I pulled the skirt out of the bag. It was dripping with soda. Worse yet, the pink tissue paper meant to protect the expensive skirt had now bled onto the unique, well-made cream colored material. It was ruined. Queasy galore!
I could only think to wash the skirt as quickly as possible. Cold water? Hot water? It was 11:00 pm, and we were still in the theater. I made my way to the restroom to try and wash it. Then I realized that I had the business card from the shop in Caesar’s Palace. Hoping beyond hope, I called.
“Hello. Nanette Lepore, Las Vegas“.
I quickly explained what had happened, then asked the question most on my mind, “Should I wash it in cold water or hot water? What do I do?”
Then I entered the twilight zone of excellent customer service. “We’ll exchange it for you,” the woman at the shop said.
“You’ll do what? You would really do that?” I said in complete shock. The queasiness was decreasing a little.
“Of course, Ma’am. Bring it in.
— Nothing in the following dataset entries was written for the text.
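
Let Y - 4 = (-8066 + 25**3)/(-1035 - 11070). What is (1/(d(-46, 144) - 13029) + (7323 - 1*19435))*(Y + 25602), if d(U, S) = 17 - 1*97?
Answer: -5468130397920871/17631605 ≈ -3.1013e+8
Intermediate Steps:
d(U, S) = -80 (d(U, S) = 17 - 97 = -80)
Y = 40861/12105 (Y = 4 + (-8066 + 25**3)/(-1035 - 11070) = 4 + (-8066 + 15625)/(-12105) = 4 + 7559*(-1/12105) = 4 - 7559/12105 = 40861/12105 ≈ 3.3755)
(1/(d(-46, 144) - 13029) + (7323 - 1*19435))*(Y + 25602) = (1/(-80 - 13029) + (7323 - 1*19435))*(40861/12105 + 25602) = (1/(-13109) + (7323 - 19435))*(309953071/12105) = (-1/13109 - 12112)*(309953071/12105) = -158776209/13109*309953071/12105 = -5468130397920871/17631605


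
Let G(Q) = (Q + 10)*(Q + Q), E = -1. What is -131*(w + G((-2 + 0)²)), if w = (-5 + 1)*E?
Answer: -15196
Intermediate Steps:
w = 4 (w = (-5 + 1)*(-1) = -4*(-1) = 4)
G(Q) = 2*Q*(10 + Q) (G(Q) = (10 + Q)*(2*Q) = 2*Q*(10 + Q))
-131*(w + G((-2 + 0)²)) = -131*(4 + 2*(-2 + 0)²*(10 + (-2 + 0)²)) = -131*(4 + 2*(-2)²*(10 + (-2)²)) = -131*(4 + 2*4*(10 + 4)) = -131*(4 + 2*4*14) = -131*(4 + 112) = -131*116 = -15196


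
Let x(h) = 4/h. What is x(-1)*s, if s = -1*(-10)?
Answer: -40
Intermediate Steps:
s = 10
x(-1)*s = (4/(-1))*10 = (4*(-1))*10 = -4*10 = -40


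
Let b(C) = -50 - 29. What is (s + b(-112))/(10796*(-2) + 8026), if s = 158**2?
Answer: -1185/646 ≈ -1.8344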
We’ll be here until 1:00.” That was 1:00 AM! I was definitely in a twilight zone.
By midnight, we’d made our way back to the Nanette Lepore store. As nice as the people in that shop were, they could not exchange the skirt because there was not another one there in my size. However, they explained that there were Nanette Lepore stores throughout the country – Chicago, New York, San Francisco, etc. They vowed to find the skirt in my size at one of them.
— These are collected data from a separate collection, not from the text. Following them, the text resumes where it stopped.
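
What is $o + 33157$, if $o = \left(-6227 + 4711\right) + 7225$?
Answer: $38866$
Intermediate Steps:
$o = 5709$ ($o = -1516 + 7225 = 5709$)
$o + 33157 = 5709 + 33157 = 38866$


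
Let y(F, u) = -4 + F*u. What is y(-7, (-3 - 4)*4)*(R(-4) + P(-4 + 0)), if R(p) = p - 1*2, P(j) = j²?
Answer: 1920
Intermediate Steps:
R(p) = -2 + p (R(p) = p - 2 = -2 + p)
y(-7, (-3 - 4)*4)*(R(-4) + P(-4 + 0)) = (-4 - 7*(-3 - 4)*4)*((-2 - 4) + (-4 + 0)²) = (-4 - (-49)*4)*(-6 + (-4)²) = (-4 - 7*(-28))*(-6 + 16) = (-4 + 196)*10 = 192*10 = 1920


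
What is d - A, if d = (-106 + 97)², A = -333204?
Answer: 333285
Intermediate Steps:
d = 81 (d = (-9)² = 81)
d - A = 81 - 1*(-333204) = 81 + 333204 = 333285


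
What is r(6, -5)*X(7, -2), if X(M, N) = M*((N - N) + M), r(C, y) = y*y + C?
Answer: 1519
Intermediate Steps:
r(C, y) = C + y**2 (r(C, y) = y**2 + C = C + y**2)
X(M, N) = M**2 (X(M, N) = M*(0 + M) = M*M = M**2)
r(6, -5)*X(7, -2) = (6 + (-5)**2)*7**2 = (6 + 25)*49 = 31*49 = 1519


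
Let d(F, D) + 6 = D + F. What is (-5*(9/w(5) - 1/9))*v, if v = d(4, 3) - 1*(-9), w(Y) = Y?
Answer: -760/9 ≈ -84.444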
However, all the other stores were closed at that point. They would have to wait until morning to begin the search. This posed a problem: we were boarding a plane in the morning to go home. The lady at the shop took my phone number and the skirt, and told me she would call me in the morning with the result of her search.
“Don’t worry. We’ll make this right for you.” Excellent customer service. It was not their fault that my skirt had gotten wet, or that the tissue paper bled onto the fabric, but they were going to make it right.
And they did. While at the airport gate the next morning, the lady from Nanette Lepore called. She had found the skirt in my size at their San Francisco store. They would be mailing it to my home address directly.
“What will the shipping charges be?” I asked.
“Oh, you don’t need to worry about that. You won’t be charged for shipping“, she said.
Two days later, the unique, well-made, expensive skirt was delivered to my door inside a box, and wrapped in pink tissue paper.
My story has come full circle. You might theorize that because I paid a higher price for the skirt than I did for the smoothie that I should expect better customer service. You may be right.
However, it is my theory, that excellent customer service means giving customers the unexpected. Whether your product costs one dollar or a thousand dollars, your customers should always be happily surprised by the experience you provide.
What do you think about the way the Nanette Lepore shop handled my crisis?
How can YOU deliver greater service to your customers?